Blue Lives Matter
In a nation facing increased turmoil, mass terror and violence, two organizations citizens turn to for protection are the United States military and the police. The United States military does not operate to enforce laws or actively defend citizens on home soil, rather, deploying to overseas conflicts to prevent many of the horrors of the world from reaching our shores. It is the job of local police departments to protect citizens from the horrors that are already here.
The Blue Lives Matter/Back The Blue movements seek to combat the intensely negative broad-stroke depictions of police officers as murderers and racists, and bring to light the facts of the cases focused on by the Black Lives Matter movement that are conveniently ignored to further an agenda of division. Police are trained to judge based on action and character, rather than color. It is the jumps to conclusion without understanding or acknowledgement of the surrounding circumstances that often lead to these situations where most officers accused of murder are not indicted by Grand Juries. Back The Blue organizations seek to show appreciation and bring positive attention to police officers by highlighting positive stories of police interactions, and through various activities such as social media campaigns, rallies and even free meals provided by local restaurants.
I find myself in a position uniquely effected by these conflicting movements. Protestors for and backed by Black Lives Matter organizations or other local movements often call for the deaths of my family and friends. Chanting things so gruesome as “Pigs in a blanket, fry ‘em like bacon” and “What do we want? Dead Cops. When do we want it? Now” makes their message clear.
As the son of two Fort Worth police officers, and the grandson of a retired California Highway patrolman, I have grown up surrounded by police officers and their families. I have lost family friends to the dangers of the job, most notably Officer Hank Nava Jr. of Fort Worth Police Department in 2005. Language such as this does not in any way lead to an environment that is safer for anyone; not protestors, police or citizens (regardless of race). The calls for violence and extremism have been one sided in these conflicting movements.
While I can easily recognize that a few cop killers are not indicative of the intentions of a group as a whole (as I would expect someone to similarly recognize that very few officers have ever unjustifiably shot an unarmed black man or woman), one still has to contend with the fact that the language presented by many of the Black Lives Matter protestors incites violence against police on their behalf.

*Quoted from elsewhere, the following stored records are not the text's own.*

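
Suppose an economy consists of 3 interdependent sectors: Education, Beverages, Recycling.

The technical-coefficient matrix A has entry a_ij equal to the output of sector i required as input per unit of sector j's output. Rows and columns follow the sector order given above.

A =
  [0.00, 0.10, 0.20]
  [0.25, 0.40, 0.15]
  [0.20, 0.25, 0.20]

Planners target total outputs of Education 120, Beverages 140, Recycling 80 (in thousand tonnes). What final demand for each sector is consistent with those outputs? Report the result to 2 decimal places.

I − A =
  [   1.00    -0.10    -0.20]
  [  -0.25     0.60    -0.15]
  [  -0.20    -0.25     0.80]
d = (I − A) x:
  d_1 = (+1.00)·120 + (-0.10)·140 + (-0.20)·80 = 90.00
  d_2 = (-0.25)·120 + (+0.60)·140 + (-0.15)·80 = 42.00
  d_3 = (-0.20)·120 + (-0.25)·140 + (+0.80)·80 = 5.00

d_1 = 90.00, d_2 = 42.00, d_3 = 5.00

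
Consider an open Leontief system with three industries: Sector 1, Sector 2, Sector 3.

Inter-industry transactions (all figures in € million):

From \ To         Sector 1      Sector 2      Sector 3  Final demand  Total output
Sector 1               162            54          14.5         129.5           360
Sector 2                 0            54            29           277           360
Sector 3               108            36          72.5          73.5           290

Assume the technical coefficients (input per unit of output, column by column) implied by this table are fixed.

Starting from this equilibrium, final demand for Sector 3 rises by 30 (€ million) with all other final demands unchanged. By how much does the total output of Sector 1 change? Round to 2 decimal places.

Δx_1 = 5.26

Technical coefficients a_ij = z_ij / X_j:
  a_11 = 162/360 = 0.45, a_21 = 0/360 = 0.00, a_31 = 108/360 = 0.30
  a_12 = 54/360 = 0.15, a_22 = 54/360 = 0.15, a_32 = 36/360 = 0.10
  a_13 = 14.5/290 = 0.05, a_23 = 29/290 = 0.10, a_33 = 72.5/290 = 0.25
I − A =
  [   0.55    -0.15    -0.05]
  [   0.00     0.85    -0.10]
  [  -0.30    -0.10     0.75]
Cofactors of I−A, C_ij = (−1)^(i+j)·(minor ij) (rows/columns in the sector order above):
  C_11 = (0.85)(0.75) − (-0.10)(-0.10) = 0.6275
  C_12 = −[(0.00)(0.75) − (-0.10)(-0.30)] = 0.0300
  C_13 = (0.00)(-0.10) − (0.85)(-0.30) = 0.2550
  C_21 = −[(-0.15)(0.75) − (-0.05)(-0.10)] = 0.1175
  C_22 = (0.55)(0.75) − (-0.05)(-0.30) = 0.3975
  C_23 = −[(0.55)(-0.10) − (-0.15)(-0.30)] = 0.1000
  C_31 = (-0.15)(-0.10) − (-0.05)(0.85) = 0.0575
  C_32 = −[(0.55)(-0.10) − (-0.05)(0.00)] = 0.0550
  C_33 = (0.55)(0.85) − (-0.15)(0.00) = 0.4675
det(I−A) = Σ_j (I−A)_1j·C_1j = (0.55)(0.6275) + (-0.15)(0.0300) + (-0.05)(0.2550) = 0.327875
adj(I−A) = Cᵀ =
  [ 0.6275   0.1175   0.0575]
  [ 0.0300   0.3975   0.0550]
  [ 0.2550   0.1000   0.4675]
(I − A)⁻¹ = adj(I−A) / det(I−A) ≈
  [   1.9138     0.3584     0.1754]
  [   0.0915     1.2124     0.1677]
  [   0.7777     0.3050     1.4258]
Δx = (I − A)⁻¹ Δd with Δd having +30 in the Sector 3 component and 0 elsewhere.
So Δx_1 = L_13 · (+30), where L_13 = adj(I−A)_13 / det(I−A) = 0.0575 / 0.327875.
Δx_1 = 0.0575 × (+30) / 0.327875 = 1.725 / 0.327875 ≈ 5.26.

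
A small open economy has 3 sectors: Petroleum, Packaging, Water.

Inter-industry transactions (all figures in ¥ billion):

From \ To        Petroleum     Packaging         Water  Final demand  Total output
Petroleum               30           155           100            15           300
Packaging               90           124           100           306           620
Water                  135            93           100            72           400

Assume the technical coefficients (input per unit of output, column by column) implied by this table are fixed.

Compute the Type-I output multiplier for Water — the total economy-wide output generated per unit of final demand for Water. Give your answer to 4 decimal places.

Technical coefficients a_ij = z_ij / X_j:
  a_11 = 30/300 = 0.10, a_21 = 90/300 = 0.30, a_31 = 135/300 = 0.45
  a_12 = 155/620 = 0.25, a_22 = 124/620 = 0.20, a_32 = 93/620 = 0.15
  a_13 = 100/400 = 0.25, a_23 = 100/400 = 0.25, a_33 = 100/400 = 0.25
I − A =
  [   0.90    -0.25    -0.25]
  [  -0.30     0.80    -0.25]
  [  -0.45    -0.15     0.75]
Cofactors of I−A, C_ij = (−1)^(i+j)·(minor ij) (rows/columns in the sector order above):
  C_11 = (0.80)(0.75) − (-0.25)(-0.15) = 0.5625
  C_12 = −[(-0.30)(0.75) − (-0.25)(-0.45)] = 0.3375
  C_13 = (-0.30)(-0.15) − (0.80)(-0.45) = 0.4050
  C_21 = −[(-0.25)(0.75) − (-0.25)(-0.15)] = 0.2250
  C_22 = (0.90)(0.75) − (-0.25)(-0.45) = 0.5625
  C_23 = −[(0.90)(-0.15) − (-0.25)(-0.45)] = 0.2475
  C_31 = (-0.25)(-0.25) − (-0.25)(0.80) = 0.2625
  C_32 = −[(0.90)(-0.25) − (-0.25)(-0.30)] = 0.3000
  C_33 = (0.90)(0.80) − (-0.25)(-0.30) = 0.6450
det(I−A) = Σ_j (I−A)_1j·C_1j = (0.90)(0.5625) + (-0.25)(0.3375) + (-0.25)(0.4050) = 0.320625
adj(I−A) = Cᵀ =
  [ 0.5625   0.2250   0.2625]
  [ 0.3375   0.5625   0.3000]
  [ 0.4050   0.2475   0.6450]
(I − A)⁻¹ = adj(I−A) / det(I−A) ≈
  [   1.75439     0.70175     0.81871]
  [   1.05263     1.75439     0.93567]
  [   1.26316     0.77193     2.01170]
The output multiplier for sector j is the column-j sum of the Leontief inverse (I − A)⁻¹ = adj(I−A) / det(I−A).
Column 3 of adj(I−A): (0.2625, 0.3000, 0.6450); det(I−A) = 0.320625.
m_3 = (0.2625 + 0.3000 + 0.6450) / 0.320625 = 1.2075 / 0.320625 ≈ 3.7661.

m_3 = 3.7661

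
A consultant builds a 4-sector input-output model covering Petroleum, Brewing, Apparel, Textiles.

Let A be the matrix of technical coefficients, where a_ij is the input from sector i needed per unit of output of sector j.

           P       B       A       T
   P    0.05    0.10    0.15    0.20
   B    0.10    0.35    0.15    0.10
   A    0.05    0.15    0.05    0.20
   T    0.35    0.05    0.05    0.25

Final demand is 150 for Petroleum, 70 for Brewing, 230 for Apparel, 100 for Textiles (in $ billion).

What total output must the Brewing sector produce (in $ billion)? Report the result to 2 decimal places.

I − A =
  [   0.95    -0.10    -0.15    -0.20]
  [  -0.10     0.65    -0.15    -0.10]
  [  -0.05    -0.15     0.95    -0.20]
  [  -0.35    -0.05    -0.05     0.75]
Compute the cofactors C_ij = (−1)^(i+j)·(3×3 minor ij) of I−A; the adjugate is their transpose:
adj(I−A) = Cᵀ =
  [ 0.432750   0.099625   0.092125   0.153250]
  [ 0.119875   0.584250   0.118625   0.141500]
  [ 0.087125   0.117125   0.400875   0.145750]
  [ 0.215750   0.093250   0.077625   0.547875]
det(I−A) = Σ_j (I−A)_1j·C_1j = (0.95)(0.432750) + (-0.10)(0.119875) + (-0.15)(0.087125) + (-0.20)(0.215750) = 0.34290625
(I − A)⁻¹ = adj(I−A) / det(I−A) ≈
  [   1.2620     0.2905     0.2687     0.4469]
  [   0.3496     1.7038     0.3459     0.4126]
  [   0.2541     0.3416     1.1691     0.4250]
  [   0.6292     0.2719     0.2264     1.5977]
x = (I − A)⁻¹ d = adj(I−A)·d / det(I−A), with det(I−A) = 0.34290625:
  x_P = (0.432750·150 + 0.099625·70 + 0.092125·230 + 0.153250·100) / 0.34290625 = 108.40 / 0.34290625 ≈ 316.12
  x_B = (0.119875·150 + 0.584250·70 + 0.118625·230 + 0.141500·100) / 0.34290625 = 100.3125 / 0.34290625 ≈ 292.54
  x_A = (0.087125·150 + 0.117125·70 + 0.400875·230 + 0.145750·100) / 0.34290625 = 128.04375 / 0.34290625 ≈ 373.41
  x_T = (0.215750·150 + 0.093250·70 + 0.077625·230 + 0.547875·100) / 0.34290625 = 111.53125 / 0.34290625 ≈ 325.25

x_B = 292.54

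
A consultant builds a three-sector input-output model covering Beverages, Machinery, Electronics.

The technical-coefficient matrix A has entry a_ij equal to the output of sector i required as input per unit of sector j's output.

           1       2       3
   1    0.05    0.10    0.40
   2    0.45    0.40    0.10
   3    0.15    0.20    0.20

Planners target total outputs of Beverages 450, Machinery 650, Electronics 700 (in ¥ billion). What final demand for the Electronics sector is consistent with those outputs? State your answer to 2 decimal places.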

The power of protest is one so strong that it was the first of the Bill of Rights, while the right to keep and bear arms is second. Protest has the power to gather and rally more supporters, use peer pressure, motivate and even inspire. It is this incredible power that must be used responsibly by protestors for either side. When Black Lives Matter supporters intentionally or unintentionally call for violence against police and their families, they cannot stand on the sidelines and act surprised when a fellow supporter carries these words into action.
In order to resolve these intense and escalating tensions, it will take mass education, and an ability to come to the table and discuss the issues facing a new age in policing and community engagement. We must continue police education of the appropriate use of force and educate the public of the efforts gone through by police officers to remain up to date in their training. Governments must highlight the systems in place for citizens to have their voices heard by encouraging citizens to consult with lawmakers for legal reforms, rather than laying all blame to only the enforcers. It must be clear that violence is not a means to an end, nor the path to a conclusion. Even the most contentious wars in U.S. history are resolved by treaties, laws and civilized agreements between contenders.
In order to end this deadly battle that has been escalating for years, we need a shift in rhetoric from the Black Lives Matter movement, a better public education in the subject of government, and better efforts from police departments to communicate with their communities and implement or maintain community-based policing efforts that have been shown to be successful in reducing crime and building relationships with their citizens.